Wealth is a gift, not an entitlement

By J. Kevin Heaton

Economic fairness should depend on who is creating value

"I built this company into what it is today,” a new client lamented in our second face-to-face meeting.  This guy was the second oldest sibling (and brother) among four children and a second-generation member of the family business. He was clearly frustrated and disappointed to learn that unexpected proceeds from the sale of a family asset would be enriching family members who’d simply won the genetic lottery.  Frankly, I didn’t blame him. But doesn’t this happen all the time? One (or more) family members who are responsible for creating more value than other(s) don’t get “fairly” rewarded for their blood, sweat and tears?

The answer is yes. This happens all the time.  Ownership of family assets, whether from operating businesses, partnership interest or wholly owned assets are generally allocated based on family relationship dynamics—not necessarily a family member’s contributions to creating value within an asset(s).  Whether it is money from the sale of an asset or the regular earnings from a company, family members go bonkers when one of two things happens: 1) their lifestyle is disrupted or, 2) they perceive unfairness in the distribution of money. 

To help overcome the common “That’s Not Fair” syndrome, I’ve found these philosophies to be particularly effective:

Wealth is a gift; not an entitlement This sentiment is more of a value that I encourage families to embrace and champion through the generations. It creates the opportunity for all family members to learn about the journey of previous generations - the origins of the family's success, and how wealth was created, passed down and why.

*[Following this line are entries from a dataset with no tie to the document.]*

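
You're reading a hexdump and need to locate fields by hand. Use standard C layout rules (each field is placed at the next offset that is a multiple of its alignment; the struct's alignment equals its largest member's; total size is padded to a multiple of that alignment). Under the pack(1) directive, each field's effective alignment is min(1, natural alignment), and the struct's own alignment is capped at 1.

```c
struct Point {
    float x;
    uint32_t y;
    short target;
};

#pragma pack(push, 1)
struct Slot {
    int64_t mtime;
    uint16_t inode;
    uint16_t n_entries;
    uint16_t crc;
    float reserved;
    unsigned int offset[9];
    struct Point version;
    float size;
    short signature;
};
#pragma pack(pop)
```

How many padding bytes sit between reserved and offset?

0

Point: x at 0 (size 4, align 4) → ends 4; y at 4 (size 4, align 4) → ends 8; target at 8 (size 2, align 2) → ends 10; tail pad 2 to reach multiple of 4; total 12 bytes, alignment 4
mtime at 0 (size 8, align 1) → ends 8
inode at 8 (size 2, align 1) → ends 10
n_entries at 10 (size 2, align 1) → ends 12
crc at 12 (size 2, align 1) → ends 14
reserved at 14 (size 4, align 1) → ends 18
offset at 18 (size 36, align 1) → ends 54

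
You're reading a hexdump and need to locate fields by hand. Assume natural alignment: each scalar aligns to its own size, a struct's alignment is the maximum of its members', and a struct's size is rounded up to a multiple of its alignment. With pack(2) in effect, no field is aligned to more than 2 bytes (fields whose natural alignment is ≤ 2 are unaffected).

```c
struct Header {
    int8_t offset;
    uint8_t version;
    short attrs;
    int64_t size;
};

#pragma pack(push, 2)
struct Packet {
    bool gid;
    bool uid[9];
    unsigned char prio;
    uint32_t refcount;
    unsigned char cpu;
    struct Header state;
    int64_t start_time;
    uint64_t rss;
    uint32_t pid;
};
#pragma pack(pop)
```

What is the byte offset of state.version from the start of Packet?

Header: 0..1  offset  (1B, 1-aligned); 1..2  version  (1B, 1-aligned); 2..4  attrs  (2B, 2-aligned); 4..8  -- padding (4B); 8..16  size  (8B, 8-aligned); sizeof = 16, alignof = 8
0..1  gid  (1B, 1-aligned)
1..10  uid  (9B, 1-aligned)
10..11  prio  (1B, 1-aligned)
11..12  -- padding (1B)
12..16  refcount  (4B, 2-aligned)
16..17  cpu  (1B, 1-aligned)
17..18  -- padding (1B)
18..34  state  (16B, 2-aligned)
within Header: version at 1
18 + 1 = 19

19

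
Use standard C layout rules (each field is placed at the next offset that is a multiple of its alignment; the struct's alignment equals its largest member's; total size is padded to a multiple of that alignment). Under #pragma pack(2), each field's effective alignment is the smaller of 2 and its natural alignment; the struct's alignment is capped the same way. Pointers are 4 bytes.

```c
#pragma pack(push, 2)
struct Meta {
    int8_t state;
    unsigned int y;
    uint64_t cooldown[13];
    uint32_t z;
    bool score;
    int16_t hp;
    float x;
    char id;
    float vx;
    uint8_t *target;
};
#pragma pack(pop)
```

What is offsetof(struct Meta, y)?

2

state at 0 (size 1, align 1) → ends 1
pad 1 to align 2 for y
y at 2 (size 4, align 2) → ends 6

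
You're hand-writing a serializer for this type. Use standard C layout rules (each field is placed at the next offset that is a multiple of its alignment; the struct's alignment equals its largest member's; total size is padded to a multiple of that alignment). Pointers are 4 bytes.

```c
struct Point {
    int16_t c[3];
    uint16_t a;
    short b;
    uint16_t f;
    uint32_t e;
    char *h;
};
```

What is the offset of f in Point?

10

@0: c [6B, align 2] → 6
@6: a [2B, align 2] → 8
@8: b [2B, align 2] → 10
@10: f [2B, align 2] → 12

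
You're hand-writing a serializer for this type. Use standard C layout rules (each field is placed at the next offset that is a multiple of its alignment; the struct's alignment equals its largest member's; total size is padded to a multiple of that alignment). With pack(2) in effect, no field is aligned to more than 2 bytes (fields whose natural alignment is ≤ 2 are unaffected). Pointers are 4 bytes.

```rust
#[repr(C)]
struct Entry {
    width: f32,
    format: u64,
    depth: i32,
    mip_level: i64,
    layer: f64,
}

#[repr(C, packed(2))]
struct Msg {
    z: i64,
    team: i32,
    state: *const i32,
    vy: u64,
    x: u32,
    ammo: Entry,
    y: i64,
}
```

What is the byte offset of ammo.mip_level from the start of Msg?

Entry: width at 0 (size 4, align 4) → ends 4; pad 4 to align 8 for format; format at 8 (size 8, align 8) → ends 16; depth at 16 (size 4, align 4) → ends 20; pad 4 to align 8 for mip_level; mip_level at 24 (size 8, align 8) → ends 32; layer at 32 (size 8, align 8) → ends 40; total 40 bytes, alignment 8
z at 0 (size 8, align 2) → ends 8
team at 8 (size 4, align 2) → ends 12
state at 12 (size 4, align 2) → ends 16
vy at 16 (size 8, align 2) → ends 24
x at 24 (size 4, align 2) → ends 28
ammo at 28 (size 40, align 2) → ends 68
within Entry: mip_level at 24
28 + 24 = 52

52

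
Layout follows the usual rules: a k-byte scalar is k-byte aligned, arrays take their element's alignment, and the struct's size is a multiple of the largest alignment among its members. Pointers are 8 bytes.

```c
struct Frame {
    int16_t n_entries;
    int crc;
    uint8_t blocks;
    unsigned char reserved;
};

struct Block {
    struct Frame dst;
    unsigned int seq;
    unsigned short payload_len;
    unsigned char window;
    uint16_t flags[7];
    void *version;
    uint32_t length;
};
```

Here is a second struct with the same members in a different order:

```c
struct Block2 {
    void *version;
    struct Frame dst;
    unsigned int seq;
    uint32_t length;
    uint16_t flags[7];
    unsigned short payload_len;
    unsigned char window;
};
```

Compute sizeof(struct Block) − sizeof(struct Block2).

8

Frame: 0..2  n_entries  (2B, 2-aligned); 2..4  -- padding (2B); 4..8  crc  (4B, 4-aligned); 8..9  blocks  (1B, 1-aligned); 9..10  reserved  (1B, 1-aligned); 10..12  -- tail padding (2B); sizeof = 12, alignof = 4
0..12  dst  (12B, 4-aligned)
12..16  seq  (4B, 4-aligned)
16..18  payload_len  (2B, 2-aligned)
18..19  window  (1B, 1-aligned)
19..20  -- padding (1B)
20..34  flags  (14B, 2-aligned)
34..40  -- padding (6B)
40..48  version  (8B, 8-aligned)
48..52  length  (4B, 4-aligned)
52..56  -- tail padding (4B)
sizeof = 56, alignof = 8
— Block2 —
0..8  version  (8B, 8-aligned)
8..20  dst  (12B, 4-aligned)
20..24  seq  (4B, 4-aligned)
24..28  length  (4B, 4-aligned)
28..42  flags  (14B, 2-aligned)
42..44  payload_len  (2B, 2-aligned)
44..45  window  (1B, 1-aligned)
45..48  -- tail padding (3B)
sizeof = 48, alignof = 8
56 − 48 = 8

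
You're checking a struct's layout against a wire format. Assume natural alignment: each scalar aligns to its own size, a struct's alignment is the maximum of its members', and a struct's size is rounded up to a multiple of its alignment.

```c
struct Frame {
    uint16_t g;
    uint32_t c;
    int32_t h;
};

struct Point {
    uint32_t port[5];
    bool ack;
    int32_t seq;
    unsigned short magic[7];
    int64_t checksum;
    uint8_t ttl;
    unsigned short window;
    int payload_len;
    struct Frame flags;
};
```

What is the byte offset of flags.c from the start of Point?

Frame: 0..2  g  (2B, 2-aligned); 2..4  -- padding (2B); 4..8  c  (4B, 4-aligned); 8..12  h  (4B, 4-aligned); sizeof = 12, alignof = 4
0..20  port  (20B, 4-aligned)
20..21  ack  (1B, 1-aligned)
21..24  -- padding (3B)
24..28  seq  (4B, 4-aligned)
28..42  magic  (14B, 2-aligned)
42..48  -- padding (6B)
48..56  checksum  (8B, 8-aligned)
56..57  ttl  (1B, 1-aligned)
57..58  -- padding (1B)
58..60  window  (2B, 2-aligned)
60..64  payload_len  (4B, 4-aligned)
64..76  flags  (12B, 4-aligned)
within Frame: c at 4
64 + 4 = 68

68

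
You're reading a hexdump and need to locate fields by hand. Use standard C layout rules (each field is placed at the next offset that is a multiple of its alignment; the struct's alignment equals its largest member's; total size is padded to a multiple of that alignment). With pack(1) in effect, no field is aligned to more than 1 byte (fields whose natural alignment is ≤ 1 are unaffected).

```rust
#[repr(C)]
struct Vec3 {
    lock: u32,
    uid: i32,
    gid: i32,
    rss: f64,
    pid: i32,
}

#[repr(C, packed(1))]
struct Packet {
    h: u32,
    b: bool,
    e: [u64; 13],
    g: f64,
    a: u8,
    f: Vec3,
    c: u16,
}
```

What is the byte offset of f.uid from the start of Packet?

Vec3: 0..4  lock  (4B, 4-aligned); 4..8  uid  (4B, 4-aligned); 8..12  gid  (4B, 4-aligned); 12..16  -- padding (4B); 16..24  rss  (8B, 8-aligned); 24..28  pid  (4B, 4-aligned); 28..32  -- tail padding (4B); sizeof = 32, alignof = 8
0..4  h  (4B, 1-aligned)
4..5  b  (1B, 1-aligned)
5..109  e  (104B, 1-aligned)
109..117  g  (8B, 1-aligned)
117..118  a  (1B, 1-aligned)
118..150  f  (32B, 1-aligned)
within Vec3: uid at 4
118 + 4 = 122

122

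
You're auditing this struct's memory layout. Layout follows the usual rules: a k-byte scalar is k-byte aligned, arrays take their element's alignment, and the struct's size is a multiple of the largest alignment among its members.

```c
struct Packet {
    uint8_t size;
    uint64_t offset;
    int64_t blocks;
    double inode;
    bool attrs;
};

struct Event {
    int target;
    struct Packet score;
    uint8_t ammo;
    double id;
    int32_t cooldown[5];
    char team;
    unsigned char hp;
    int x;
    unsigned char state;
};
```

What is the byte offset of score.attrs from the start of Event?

40

Packet: @0: size [1B, align 1] → 1; +7 pad (align 8); @8: offset [8B, align 8] → 16; @16: blocks [8B, align 8] → 24; @24: inode [8B, align 8] → 32; @32: attrs [1B, align 1] → 33; +7 tail pad (align 8); size 40, align 8
@0: target [4B, align 4] → 4
+4 pad (align 8)
@8: score [40B, align 8] → 48
within Packet: attrs at 32
8 + 32 = 40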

Family business love letters Uncle Bill and Aunt Janet's knock-down, drag-out argument over the value of a property Aunt Janet wanted to buy from the Trust resulted in an amended operating agreement. The legal document provides the rules, but what’s important is the intent behind the document—the story. Write that story within a letter to accompany legal documents that explains the history and the circumstances behind the operating agreement.

1)    Align compensation with the market and reward performance and above all, reward performance. Ownership is oftentimes the result of family relationship, so performance compensation should directly reflect the responsibility of the family member and their performance results.

2)    Avoid Regretful Giver Syndrome - by my own definition, a Regretful Giver is someone who gives and gives of themselves only to realize at the most inopportune time (suchh as proceeds from the sale of a business being distributed) that they’d like to make up for what they’ve sacrificed for the family’s sake.  With this common affliction, family members who rise to leadership ranks can become so committed to the family that they leave their own wellbeing to the wayside. Having the proper compensation and incentive plan ensures that no family member becomes a Regretful Giver.

3)    Host family meetings with performance reports - by far, the biggest reason that families end up in dispute is that something unexpected happens—good or bad. Meeting regularly and reporting on the performance of assets ensures everyone’s understanding. This is a good time to have fun with “what-if” scenarios that contemplate a disruptive transaction.

4)    Employ family members with purpose - hire family members who have a purpose and have a purpose for the family members you hire. 

As my dad used to say “life is not fair,” but we can strive for harmony in the family business, and set families up to never experience a lifestyle disruption, nor to believe that an unjust enrichment has occurred. This, of course, requires setting things up the right way in the first place, or proactively implementing some of these recommendations. Bet you thought that guy who said “I built this company into what it is today” was the greedy, regretful giver. Turns out, he was one of the good ones and his family continues to co-invest with each other today in harmony.